Sam Nunn School of International Affairs
- Type: Public
- Established: 1990
- Parent institution: Georgia Institute of Technology
- Location: 781 Marietta Street NW Atlanta, Georgia, USA
- Affiliations: APSIA
- Website: www.inta.gatech.edu

= Sam Nunn School of International Affairs =

International affairs school of Georgia Tech

The Sam Nunn School of International Affairs, at the Georgia Institute of Technology located in Atlanta, Georgia is one of the first professional schools of international affairs situated at major technological institution. Founded in 1990, the School was renamed the Sam Nunn School of International Affairs in 1996 in honor of former US Senator and Georgia Tech alumnus Sam Nunn.
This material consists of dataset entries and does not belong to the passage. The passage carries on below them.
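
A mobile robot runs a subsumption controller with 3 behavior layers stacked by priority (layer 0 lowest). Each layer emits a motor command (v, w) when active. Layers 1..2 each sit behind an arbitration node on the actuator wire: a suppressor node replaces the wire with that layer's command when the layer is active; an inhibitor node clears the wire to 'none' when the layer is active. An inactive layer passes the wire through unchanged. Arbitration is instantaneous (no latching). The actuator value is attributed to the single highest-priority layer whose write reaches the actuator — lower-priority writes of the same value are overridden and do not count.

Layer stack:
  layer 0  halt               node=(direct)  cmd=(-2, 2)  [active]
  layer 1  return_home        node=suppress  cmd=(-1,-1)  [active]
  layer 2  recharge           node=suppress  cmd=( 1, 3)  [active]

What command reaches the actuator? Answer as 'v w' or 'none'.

[0] halt on; wire := (-2, 2)
[1] return_home on (suppress); wire := (-1, -1)
[2] recharge on (suppress); wire := (1, 3)
output (1, 3)

1 3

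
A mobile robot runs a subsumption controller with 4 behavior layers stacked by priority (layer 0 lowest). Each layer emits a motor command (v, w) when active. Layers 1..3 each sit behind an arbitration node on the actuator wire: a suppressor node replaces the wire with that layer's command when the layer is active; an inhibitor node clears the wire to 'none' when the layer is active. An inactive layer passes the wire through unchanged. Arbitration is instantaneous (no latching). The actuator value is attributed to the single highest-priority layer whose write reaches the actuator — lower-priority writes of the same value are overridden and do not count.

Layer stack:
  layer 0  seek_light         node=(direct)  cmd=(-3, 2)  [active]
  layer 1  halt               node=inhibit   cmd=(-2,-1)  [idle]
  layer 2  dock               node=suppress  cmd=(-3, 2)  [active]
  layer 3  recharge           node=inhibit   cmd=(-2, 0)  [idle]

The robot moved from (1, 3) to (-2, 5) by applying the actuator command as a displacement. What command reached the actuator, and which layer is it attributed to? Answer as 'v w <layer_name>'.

-3 2 dock

displacement = (-2, 5) − (1, 3) = (-3, 2)
layer 0 (seek_light) active — direct: (-3, 2)
layer 1 (halt) idle — unchanged: (-3, 2)
layer 2 (dock) active — suppresses: (-3, 2)
layer 3 (recharge) idle — unchanged: (-3, 2)
→ actuator (-3, 2) — from layer 2 (dock)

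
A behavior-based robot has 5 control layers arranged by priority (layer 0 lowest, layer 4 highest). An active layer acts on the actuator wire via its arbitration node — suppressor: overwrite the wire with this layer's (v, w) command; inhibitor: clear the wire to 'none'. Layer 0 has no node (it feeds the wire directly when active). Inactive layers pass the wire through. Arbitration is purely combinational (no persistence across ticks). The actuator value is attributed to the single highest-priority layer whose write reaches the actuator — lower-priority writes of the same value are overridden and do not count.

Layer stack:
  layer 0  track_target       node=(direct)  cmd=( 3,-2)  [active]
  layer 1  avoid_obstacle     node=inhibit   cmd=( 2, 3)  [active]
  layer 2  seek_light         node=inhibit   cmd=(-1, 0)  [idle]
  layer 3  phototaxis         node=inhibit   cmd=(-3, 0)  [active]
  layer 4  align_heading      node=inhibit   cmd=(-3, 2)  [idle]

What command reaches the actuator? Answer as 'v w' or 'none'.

none

layer 0 (track_target) active — direct: (3, -2)
layer 1 (avoid_obstacle) active — inhibits: none
layer 2 (seek_light) idle — unchanged: none
layer 3 (phototaxis) active — inhibits: none
layer 4 (align_heading) idle — unchanged: none
→ actuator none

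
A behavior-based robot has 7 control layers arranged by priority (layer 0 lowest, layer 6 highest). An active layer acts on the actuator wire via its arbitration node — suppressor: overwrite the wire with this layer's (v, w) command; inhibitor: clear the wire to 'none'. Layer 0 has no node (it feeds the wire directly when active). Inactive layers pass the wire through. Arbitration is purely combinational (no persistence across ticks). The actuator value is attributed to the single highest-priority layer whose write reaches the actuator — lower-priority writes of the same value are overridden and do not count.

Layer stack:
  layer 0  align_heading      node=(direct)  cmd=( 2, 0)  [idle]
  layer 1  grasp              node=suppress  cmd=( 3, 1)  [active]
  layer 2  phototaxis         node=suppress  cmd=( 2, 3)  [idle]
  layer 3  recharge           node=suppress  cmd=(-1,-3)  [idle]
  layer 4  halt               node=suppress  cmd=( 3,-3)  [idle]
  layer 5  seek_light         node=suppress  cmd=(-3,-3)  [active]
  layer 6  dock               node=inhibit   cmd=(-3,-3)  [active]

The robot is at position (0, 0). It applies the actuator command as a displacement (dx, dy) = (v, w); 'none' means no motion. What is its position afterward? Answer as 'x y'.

0 0

L0 align_heading: idle → wire = none
L1 grasp: active, suppressor → wire = (3, 1)
L2 phototaxis: idle → wire stays (3, 1)
L3 recharge: idle → wire stays (3, 1)
L4 halt: idle → wire stays (3, 1)
L5 seek_light: active, suppressor → wire = (-3, -3)
L6 dock: active, inhibitor → wire = none
actuator = none
position: (0, 0) + none = (0, 0)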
The School's programs focus on understanding the global context of advances in science and technology and on preparing students to address concerns at the nexus of science, technology, and international affairs. The Sam Nunn School of International Affairs is a member of The Association of Professional Schools of International Affairs (APSIA), an organization that works to advance international understanding, prosperity, peace and security through professional education in international affairs.

==Degree programs==
Currently the Sam Nunn School offers three undergraduate degree programs including the B.S. degree in International Affairs, which places emphasis on strategic planning and analysis skills. In partnership with School of Modern Languages and the School of Economics in Georgia Tech’s Ivan Allen College, the Sam Nunn School also offers a B.S. in International Affairs and Modern Language, with concentrations in French, German, Japanese, and Spanish, and the B.S. in International Affairs and Economics. The school offers a master's degree in International Affairs that allows participating students interdisciplinary work in economics, management, public policy, computer science, engineering, and other fields. The school also offers an International Affairs, Science and Technology Doctoral Degree.
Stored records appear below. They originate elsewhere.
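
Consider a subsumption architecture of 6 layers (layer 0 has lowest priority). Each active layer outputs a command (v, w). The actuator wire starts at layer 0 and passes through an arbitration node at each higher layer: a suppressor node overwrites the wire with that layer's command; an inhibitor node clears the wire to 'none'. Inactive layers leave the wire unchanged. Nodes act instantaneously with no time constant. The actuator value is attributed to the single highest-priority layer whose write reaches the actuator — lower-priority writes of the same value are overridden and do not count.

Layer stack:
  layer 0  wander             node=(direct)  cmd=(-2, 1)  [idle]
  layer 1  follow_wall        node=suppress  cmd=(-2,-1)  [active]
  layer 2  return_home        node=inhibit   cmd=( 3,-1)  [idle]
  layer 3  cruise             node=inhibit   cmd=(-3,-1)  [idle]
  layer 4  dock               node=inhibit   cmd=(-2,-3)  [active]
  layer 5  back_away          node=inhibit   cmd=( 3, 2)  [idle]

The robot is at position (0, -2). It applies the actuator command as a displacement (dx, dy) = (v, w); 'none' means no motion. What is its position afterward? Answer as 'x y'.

0 -2

L0 wander: idle → wire = none
L1 follow_wall: active, suppressor → wire = (-2, -1)
L2 return_home: idle → wire stays (-2, -1)
L3 cruise: idle → wire stays (-2, -1)
L4 dock: active, inhibitor → wire = none
L5 back_away: idle → wire stays none
actuator = none
position: (0, -2) + none = (0, -2)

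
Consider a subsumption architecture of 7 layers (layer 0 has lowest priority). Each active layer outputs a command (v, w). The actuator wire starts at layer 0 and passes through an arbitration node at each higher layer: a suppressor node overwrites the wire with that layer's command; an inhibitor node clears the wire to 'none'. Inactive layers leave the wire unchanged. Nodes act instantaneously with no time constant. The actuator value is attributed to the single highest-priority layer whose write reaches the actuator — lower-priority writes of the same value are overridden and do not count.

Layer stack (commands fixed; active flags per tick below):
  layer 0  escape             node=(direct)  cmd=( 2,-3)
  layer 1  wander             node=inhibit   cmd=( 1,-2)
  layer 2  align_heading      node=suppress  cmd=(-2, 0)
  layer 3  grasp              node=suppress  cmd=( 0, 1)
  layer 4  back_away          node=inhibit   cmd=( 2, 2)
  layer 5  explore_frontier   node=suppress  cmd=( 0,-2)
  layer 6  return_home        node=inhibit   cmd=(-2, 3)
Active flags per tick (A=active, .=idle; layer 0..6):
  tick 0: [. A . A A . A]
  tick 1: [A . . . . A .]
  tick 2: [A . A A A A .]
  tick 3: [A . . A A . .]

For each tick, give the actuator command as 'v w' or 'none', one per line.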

===Minors and Certificates===
- International Affairs (Minor)
- International Affairs (Certificate)
- Asian Affairs (Certificate)
- European Affairs (Certificate)
- Scenarios, Models and Military Games (Certificate)
- Latin American Affairs (Certificate)

==Research==
The Nunn School's faculty conducts research in a wide range of fields including international political economy, comparative politics, and international security policy. In addition, faculty members possess strong regional expertise in East Asia, Europe, and Latin America. The Nunn School also hosts a variety of programs that allow close interaction with scholars and practitioners of international affairs.
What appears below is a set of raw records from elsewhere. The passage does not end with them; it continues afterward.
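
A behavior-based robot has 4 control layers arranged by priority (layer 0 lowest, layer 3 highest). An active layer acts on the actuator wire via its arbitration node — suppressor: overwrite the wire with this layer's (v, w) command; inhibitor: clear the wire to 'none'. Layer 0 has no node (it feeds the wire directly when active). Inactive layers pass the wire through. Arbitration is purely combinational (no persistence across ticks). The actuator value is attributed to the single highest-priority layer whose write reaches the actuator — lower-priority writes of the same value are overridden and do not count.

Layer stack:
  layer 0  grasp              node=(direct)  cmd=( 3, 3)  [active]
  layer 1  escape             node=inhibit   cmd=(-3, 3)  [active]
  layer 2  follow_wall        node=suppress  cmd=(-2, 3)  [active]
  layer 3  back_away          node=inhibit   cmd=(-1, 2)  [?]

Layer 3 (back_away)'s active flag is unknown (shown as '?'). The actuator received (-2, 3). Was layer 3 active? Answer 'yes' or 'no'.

If layer 3 is active=yes:
  actuator would be none
If layer 3 is active=no:
  actuator would be (-2, 3)
Observed (-2, 3), so layer 3 was idle.

no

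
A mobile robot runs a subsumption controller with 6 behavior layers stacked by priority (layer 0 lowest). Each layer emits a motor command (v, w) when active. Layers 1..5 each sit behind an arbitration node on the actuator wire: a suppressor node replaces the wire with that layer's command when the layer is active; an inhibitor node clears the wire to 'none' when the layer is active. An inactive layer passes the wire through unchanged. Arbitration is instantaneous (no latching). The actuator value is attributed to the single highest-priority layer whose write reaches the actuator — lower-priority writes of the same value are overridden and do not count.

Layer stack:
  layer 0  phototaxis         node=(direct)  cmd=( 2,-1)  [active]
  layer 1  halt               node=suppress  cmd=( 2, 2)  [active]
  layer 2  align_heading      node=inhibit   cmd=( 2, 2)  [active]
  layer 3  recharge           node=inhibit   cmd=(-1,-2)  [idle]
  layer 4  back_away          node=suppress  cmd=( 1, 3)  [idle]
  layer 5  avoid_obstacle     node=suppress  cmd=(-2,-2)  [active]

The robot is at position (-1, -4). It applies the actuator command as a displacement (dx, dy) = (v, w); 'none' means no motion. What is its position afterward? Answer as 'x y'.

-3 -6

[0] phototaxis on; wire := (2, -1)
[1] halt on (suppress); wire := (2, 2)
[2] align_heading on (inhibit); wire := none
[3] recharge off; pass none
[4] back_away off; pass none
[5] avoid_obstacle on (suppress); wire := (-2, -2)
output (-2, -2)
position: (-1, -4) + (-2, -2) = (-3, -6)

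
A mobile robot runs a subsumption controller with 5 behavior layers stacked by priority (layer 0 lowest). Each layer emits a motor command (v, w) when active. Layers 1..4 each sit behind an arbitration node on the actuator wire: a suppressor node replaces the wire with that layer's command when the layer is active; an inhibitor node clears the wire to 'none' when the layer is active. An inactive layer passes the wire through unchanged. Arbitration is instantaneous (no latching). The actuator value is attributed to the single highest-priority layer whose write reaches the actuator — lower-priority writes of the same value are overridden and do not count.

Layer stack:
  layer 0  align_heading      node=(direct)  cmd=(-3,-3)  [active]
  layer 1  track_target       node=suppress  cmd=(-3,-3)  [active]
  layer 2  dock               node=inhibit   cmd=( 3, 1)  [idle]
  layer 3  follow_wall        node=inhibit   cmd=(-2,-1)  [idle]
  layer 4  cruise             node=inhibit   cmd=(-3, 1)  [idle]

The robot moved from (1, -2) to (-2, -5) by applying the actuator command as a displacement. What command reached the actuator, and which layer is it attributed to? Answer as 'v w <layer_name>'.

displacement = (-2, -5) − (1, -2) = (-3, -3)
[0] align_heading on; wire := (-3, -3)
[1] track_target on (suppress); wire := (-3, -3)
[2] dock off; pass (-3, -3)
[3] follow_wall off; pass (-3, -3)
[4] cruise off; pass (-3, -3)
output (-3, -3) — from layer 1 (track_target)

-3 -3 track_target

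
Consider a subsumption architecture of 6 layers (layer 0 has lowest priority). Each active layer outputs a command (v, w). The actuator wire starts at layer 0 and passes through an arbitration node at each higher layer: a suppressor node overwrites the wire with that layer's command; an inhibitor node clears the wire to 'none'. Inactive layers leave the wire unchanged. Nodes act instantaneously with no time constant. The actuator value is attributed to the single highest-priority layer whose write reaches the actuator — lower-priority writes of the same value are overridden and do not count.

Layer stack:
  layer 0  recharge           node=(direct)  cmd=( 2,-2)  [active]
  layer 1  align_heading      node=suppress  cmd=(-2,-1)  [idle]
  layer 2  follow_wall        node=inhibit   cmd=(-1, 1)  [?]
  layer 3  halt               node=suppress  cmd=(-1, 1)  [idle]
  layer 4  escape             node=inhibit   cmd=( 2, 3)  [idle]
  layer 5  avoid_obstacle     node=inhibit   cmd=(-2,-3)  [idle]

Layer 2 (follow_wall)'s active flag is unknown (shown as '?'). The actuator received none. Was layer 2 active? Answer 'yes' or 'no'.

yes

If layer 2 is active=yes:
  actuator would be none
If layer 2 is active=no:
  actuator would be (2, -2)
Observed none, so layer 2 was active.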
===Research Centers, Institutes and Policy Programs===
- Center for International Strategy, Technology and Policy
- Center for European and Transatlantic Studies
- Jean Monnet Centre of Excellence
- Sam Nunn Security Program
- Georgia East Asia Research Schools (GEARS) is a three-university consortium (Emory University, Georgia Institute of Technology, Georgia State University)

==Study Abroad Programs==
The Sam Nunn School encourages its students to participate in at least one study abroad experience while in the program. The School sponsors summer programs on European economic integration and security institutions in Brussels, Belgium; on China's transition to a market economy in Shanghai, China; on democratization, privatization, and regional economic integration in Buenos Aires, Argentina and Brazil; on the political economy of development in Valencia, Spain; and on environmental politics and development in Costa Rica.